Flynn Findlay likes everyone to think he's in control, but the death of his wife during the bushfires six years ago changed everything. Now, even though it feels like a betrayal, Flynn can't seem to escape his growing feelings for the beautiful new doctor in town. He's never felt as truly alive as when he is with Prita - even his fear of fire doesn't seem as bad.
Dr Prita Brennan is ready for a fresh start in Wilson's Bend with her adoptive son, far from her overprotective family. It would be perfect, except some of the locals don't like the changes she's making to the practice. One of them is even making harassing calls. The handsome local horse stud owner, Flynn, is a further complication she doesn't need right now.

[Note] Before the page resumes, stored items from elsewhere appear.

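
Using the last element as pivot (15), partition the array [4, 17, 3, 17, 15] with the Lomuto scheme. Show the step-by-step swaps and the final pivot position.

Lomuto partition with pivot = 15:

Initial array: [4, 17, 3, 17, 15]

arr[0]=4 <= 15: swap with position 0, array becomes [4, 17, 3, 17, 15]
arr[1]=17 > 15: no swap
arr[2]=3 <= 15: swap with position 1, array becomes [4, 3, 17, 17, 15]
arr[3]=17 > 15: no swap

Place pivot at position 2: [4, 3, 15, 17, 17]
Pivot position: 2

After partitioning with pivot 15, the array becomes [4, 3, 15, 17, 17]. The pivot is placed at index 2. All elements to the left of the pivot are <= 15, and all elements to the right are > 15.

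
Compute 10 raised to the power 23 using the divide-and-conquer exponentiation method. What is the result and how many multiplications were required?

Computing 10^23 by squaring (build up from 10^1; each line after the first costs one multiplication):

10^1 = 10
10^2 = (10^1)^2 = 10^2 = 100
10^4 = (10^2)^2 = 100^2 = 10000
10^5 = 10 * 10^4 = 10 * 10000 = 100000
10^10 = (10^5)^2 = 100000^2 = 10000000000
10^11 = 10 * 10^10 = 10 * 10000000000 = 100000000000
10^22 = (10^11)^2 = 100000000000^2 = 10000000000000000000000
10^23 = 10 * 10^22 = 10 * 10000000000000000000000 = 100000000000000000000000

Result: 100000000000000000000000
Multiplications needed: 7 (7 lines after 10^1)

10^23 = 100000000000000000000000. Using exponentiation by squaring, this requires 7 multiplications. The key idea: if the exponent is even, square the half-power; if odd, multiply by the base once.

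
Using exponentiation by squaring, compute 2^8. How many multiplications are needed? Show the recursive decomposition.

Computing 2^8 by squaring (build up from 2^1; each line after the first costs one multiplication):

2^1 = 2
2^2 = (2^1)^2 = 2^2 = 4
2^4 = (2^2)^2 = 4^2 = 16
2^8 = (2^4)^2 = 16^2 = 256

Result: 256
Multiplications needed: 3 (3 lines after 2^1)

2^8 = 256. Using exponentiation by squaring, this requires 3 multiplications. The key idea: if the exponent is even, square the half-power; if odd, multiply by the base once.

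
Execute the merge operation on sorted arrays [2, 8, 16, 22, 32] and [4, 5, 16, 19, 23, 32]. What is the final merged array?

Merging process:

Compare 2 vs 4: take 2 from left. Merged: [2]
Compare 8 vs 4: take 4 from right. Merged: [2, 4]
Compare 8 vs 5: take 5 from right. Merged: [2, 4, 5]
Compare 8 vs 16: take 8 from left. Merged: [2, 4, 5, 8]
Compare 16 vs 16: take 16 from left. Merged: [2, 4, 5, 8, 16]
Compare 22 vs 16: take 16 from right. Merged: [2, 4, 5, 8, 16, 16]
Compare 22 vs 19: take 19 from right. Merged: [2, 4, 5, 8, 16, 16, 19]
Compare 22 vs 23: take 22 from left. Merged: [2, 4, 5, 8, 16, 16, 19, 22]
Compare 32 vs 23: take 23 from right. Merged: [2, 4, 5, 8, 16, 16, 19, 22, 23]
Compare 32 vs 32: take 32 from left. Merged: [2, 4, 5, 8, 16, 16, 19, 22, 23, 32]
Append remaining from right: [32]. Merged: [2, 4, 5, 8, 16, 16, 19, 22, 23, 32, 32]

Final merged array: [2, 4, 5, 8, 16, 16, 19, 22, 23, 32, 32]
Total comparisons: 10

The merged array is [2, 4, 5, 8, 16, 16, 19, 22, 23, 32, 32], requiring 10 comparisons. The merge step runs in O(n) time where n is the total number of elements.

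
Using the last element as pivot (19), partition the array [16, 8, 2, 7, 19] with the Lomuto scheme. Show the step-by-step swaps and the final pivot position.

Lomuto partition with pivot = 19:

Initial array: [16, 8, 2, 7, 19]

arr[0]=16 <= 19: swap with position 0, array becomes [16, 8, 2, 7, 19]
arr[1]=8 <= 19: swap with position 1, array becomes [16, 8, 2, 7, 19]
arr[2]=2 <= 19: swap with position 2, array becomes [16, 8, 2, 7, 19]
arr[3]=7 <= 19: swap with position 3, array becomes [16, 8, 2, 7, 19]

Place pivot at position 4: [16, 8, 2, 7, 19]
Pivot position: 4

After partitioning with pivot 19, the array becomes [16, 8, 2, 7, 19]. The pivot is placed at index 4. All elements to the left of the pivot are <= 19, and all elements to the right are > 19.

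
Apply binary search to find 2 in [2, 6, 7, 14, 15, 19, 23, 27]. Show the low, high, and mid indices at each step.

Binary search for 2 in [2, 6, 7, 14, 15, 19, 23, 27]:

lo=0, hi=7, mid=3, arr[mid]=14 -> 14 > 2, search left half
lo=0, hi=2, mid=1, arr[mid]=6 -> 6 > 2, search left half
lo=0, hi=0, mid=0, arr[mid]=2 -> Found target at index 0!

Binary search finds 2 at index 0 after 3 comparisons. The search repeatedly halves the search space by comparing with the middle element.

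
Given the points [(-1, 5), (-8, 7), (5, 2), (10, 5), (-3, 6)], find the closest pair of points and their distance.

Computing all pairwise distances among 5 points:

d((-1, 5), (-8, 7)) = 7.2801
d((-1, 5), (5, 2)) = 6.7082
d((-1, 5), (10, 5)) = 11.0
d((-1, 5), (-3, 6)) = 2.2361 <-- minimum
d((-8, 7), (5, 2)) = 13.9284
d((-8, 7), (10, 5)) = 18.1108
d((-8, 7), (-3, 6)) = 5.099
d((5, 2), (10, 5)) = 5.831
d((5, 2), (-3, 6)) = 8.9443
d((10, 5), (-3, 6)) = 13.0384

Closest pair: (-1, 5) and (-3, 6) with distance 2.2361

The closest pair is (-1, 5) and (-3, 6) with Euclidean distance 2.2361. For 5 points, brute-force pairwise comparison is shown above. For large n, the divide-and-conquer algorithm (sort by x, recurse on halves, check the dividing strip) achieves O(n log n).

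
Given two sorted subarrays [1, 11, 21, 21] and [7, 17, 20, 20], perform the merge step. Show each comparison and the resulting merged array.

Merging process:

Compare 1 vs 7: take 1 from left. Merged: [1]
Compare 11 vs 7: take 7 from right. Merged: [1, 7]
Compare 11 vs 17: take 11 from left. Merged: [1, 7, 11]
Compare 21 vs 17: take 17 from right. Merged: [1, 7, 11, 17]
Compare 21 vs 20: take 20 from right. Merged: [1, 7, 11, 17, 20]
Compare 21 vs 20: take 20 from right. Merged: [1, 7, 11, 17, 20, 20]
Append remaining from left: [21, 21]. Merged: [1, 7, 11, 17, 20, 20, 21, 21]

Final merged array: [1, 7, 11, 17, 20, 20, 21, 21]
Total comparisons: 6

The merged array is [1, 7, 11, 17, 20, 20, 21, 21], requiring 6 comparisons. The merge step runs in O(n) time where n is the total number of elements.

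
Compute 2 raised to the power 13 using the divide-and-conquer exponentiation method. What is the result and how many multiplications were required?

Computing 2^13 by squaring (build up from 2^1; each line after the first costs one multiplication):

2^1 = 2
2^2 = (2^1)^2 = 2^2 = 4
2^3 = 2 * 2^2 = 2 * 4 = 8
2^6 = (2^3)^2 = 8^2 = 64
2^12 = (2^6)^2 = 64^2 = 4096
2^13 = 2 * 2^12 = 2 * 4096 = 8192

Result: 8192
Multiplications needed: 5 (5 lines after 2^1)

2^13 = 8192. Using exponentiation by squaring, this requires 5 multiplications. The key idea: if the exponent is even, square the half-power; if odd, multiply by the base once.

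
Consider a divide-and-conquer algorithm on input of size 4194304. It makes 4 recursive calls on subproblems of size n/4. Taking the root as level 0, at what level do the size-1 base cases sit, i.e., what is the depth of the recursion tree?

For divide and conquer with division factor 4:

Problem sizes at each level:
Level 0: 4194304
Level 1: 1048576
Level 2: 262144
Level 3: 65536
Level 4: 16384
Level 5: 4096
Level 6: 1024
Level 7: 256
Level 8: 64
Level 9: 16
Level 10: 4
Level 11: 1

The root is level 0 and the size-1 base case is level 11 (the tree spans levels 0 through 11, i.e. 12 levels counting the root), so the depth is the number of divisions: log_4(4194304) = 11

The recursion tree depth is log_4(4194304) = 11. At each level, the problem size is divided by 4, so it takes 11 divisions to reduce to a base case of size 1. The algorithm makes 4 recursive calls at each level.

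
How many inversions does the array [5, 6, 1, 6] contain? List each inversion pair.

Finding inversions in [5, 6, 1, 6]:

(0, 2): arr[0]=5 > arr[2]=1
(1, 2): arr[1]=6 > arr[2]=1

Total inversions: 2

The array has 2 inversion(s): (0,2), (1,2). Each pair (i,j) satisfies i < j and arr[i] > arr[j].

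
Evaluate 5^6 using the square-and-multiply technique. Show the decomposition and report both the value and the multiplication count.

Computing 5^6 by squaring (build up from 5^1; each line after the first costs one multiplication):

5^1 = 5
5^2 = (5^1)^2 = 5^2 = 25
5^3 = 5 * 5^2 = 5 * 25 = 125
5^6 = (5^3)^2 = 125^2 = 15625

Result: 15625
Multiplications needed: 3 (3 lines after 5^1)

5^6 = 15625. Using exponentiation by squaring, this requires 3 multiplications. The key idea: if the exponent is even, square the half-power; if odd, multiply by the base once.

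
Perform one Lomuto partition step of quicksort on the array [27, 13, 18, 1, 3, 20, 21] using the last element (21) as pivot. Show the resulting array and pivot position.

Lomuto partition with pivot = 21:

Initial array: [27, 13, 18, 1, 3, 20, 21]

arr[0]=27 > 21: no swap
arr[1]=13 <= 21: swap with position 0, array becomes [13, 27, 18, 1, 3, 20, 21]
arr[2]=18 <= 21: swap with position 1, array becomes [13, 18, 27, 1, 3, 20, 21]
arr[3]=1 <= 21: swap with position 2, array becomes [13, 18, 1, 27, 3, 20, 21]
arr[4]=3 <= 21: swap with position 3, array becomes [13, 18, 1, 3, 27, 20, 21]
arr[5]=20 <= 21: swap with position 4, array becomes [13, 18, 1, 3, 20, 27, 21]

Place pivot at position 5: [13, 18, 1, 3, 20, 21, 27]
Pivot position: 5

After partitioning with pivot 21, the array becomes [13, 18, 1, 3, 20, 21, 27]. The pivot is placed at index 5. All elements to the left of the pivot are <= 21, and all elements to the right are > 21.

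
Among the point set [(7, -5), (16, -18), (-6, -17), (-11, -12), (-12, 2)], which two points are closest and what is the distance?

Computing all pairwise distances among 5 points:

d((7, -5), (16, -18)) = 15.8114
d((7, -5), (-6, -17)) = 17.6918
d((7, -5), (-11, -12)) = 19.3132
d((7, -5), (-12, 2)) = 20.2485
d((16, -18), (-6, -17)) = 22.0227
d((16, -18), (-11, -12)) = 27.6586
d((16, -18), (-12, 2)) = 34.4093
d((-6, -17), (-11, -12)) = 7.0711 <-- minimum
d((-6, -17), (-12, 2)) = 19.9249
d((-11, -12), (-12, 2)) = 14.0357

Closest pair: (-6, -17) and (-11, -12) with distance 7.0711

The closest pair is (-6, -17) and (-11, -12) with Euclidean distance 7.0711. For 5 points, brute-force pairwise comparison is shown above. For large n, the divide-and-conquer algorithm (sort by x, recurse on halves, check the dividing strip) achieves O(n log n).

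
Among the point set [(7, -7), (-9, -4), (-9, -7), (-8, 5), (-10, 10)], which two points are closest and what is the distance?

Computing all pairwise distances among 5 points:

d((7, -7), (-9, -4)) = 16.2788
d((7, -7), (-9, -7)) = 16.0
d((7, -7), (-8, 5)) = 19.2094
d((7, -7), (-10, 10)) = 24.0416
d((-9, -4), (-9, -7)) = 3.0 <-- minimum
d((-9, -4), (-8, 5)) = 9.0554
d((-9, -4), (-10, 10)) = 14.0357
d((-9, -7), (-8, 5)) = 12.0416
d((-9, -7), (-10, 10)) = 17.0294
d((-8, 5), (-10, 10)) = 5.3852

Closest pair: (-9, -4) and (-9, -7) with distance 3.0

The closest pair is (-9, -4) and (-9, -7) with Euclidean distance 3.0. For 5 points, brute-force pairwise comparison is shown above. For large n, the divide-and-conquer algorithm (sort by x, recurse on halves, check the dividing strip) achieves O(n log n).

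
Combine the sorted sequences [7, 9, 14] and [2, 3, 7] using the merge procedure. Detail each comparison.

Merging process:

Compare 7 vs 2: take 2 from right. Merged: [2]
Compare 7 vs 3: take 3 from right. Merged: [2, 3]
Compare 7 vs 7: take 7 from left. Merged: [2, 3, 7]
Compare 9 vs 7: take 7 from right. Merged: [2, 3, 7, 7]
Append remaining from left: [9, 14]. Merged: [2, 3, 7, 7, 9, 14]

Final merged array: [2, 3, 7, 7, 9, 14]
Total comparisons: 4

The merged array is [2, 3, 7, 7, 9, 14], requiring 4 comparisons. The merge step runs in O(n) time where n is the total number of elements.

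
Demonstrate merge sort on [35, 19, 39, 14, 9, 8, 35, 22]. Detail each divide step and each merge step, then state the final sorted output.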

But when harassment escalates to arson, to save the horse stud and their children, Flynn and Prita must work together to figure out who is after her - and why they are trying to burn to the ground everything she touches.
‘Blazing Fear’s’ association with bushfires is an honestly uncomfortable one at the moment, more so since this is being read just as Australia suffers from an unprecedented bushfire climate catastrophe. To read about lost lives, property and the overwhelming number of animals that perished in the blazes in the news—and to see it mirrored in fiction as PTSD is a crossover from reality is just unfortunate timing.
But this didn’t work out for me not because of its link to Australia burning, but rather, because of its glacial pacing and a determination to put every minute detail (of observations, of events, of dialogue) onto paper.
I could understand the need to build up the tension between Prita and Flynn but mostly, the plot got bogged down by superfluity, with very wordy scenes (like off-shoots that throw in more and more secondary characters) and inner monologues about their own emotional angst that felt it belonged more in the halls of high school than between two consenting adults with their own issues.
As a result, it was difficult to get into a pairing that spent more time in their own heads and second-guessing their own emotions, as their children did their own things. I skimmed major parts of it, unable to wait around for the suspense or the romance to develop when I wanted was a strong, driving forward momentum that just didn’t seem to be there.
And perhaps this was my biggest gripe: that this could have been halved and made more effective without the rambly and repetitive storytelling. Whatever interest I had somehow dwindled and as I found myself skipping more and more pages just trying to search for the book’s emotional core, then realised that it was better that I called it a day.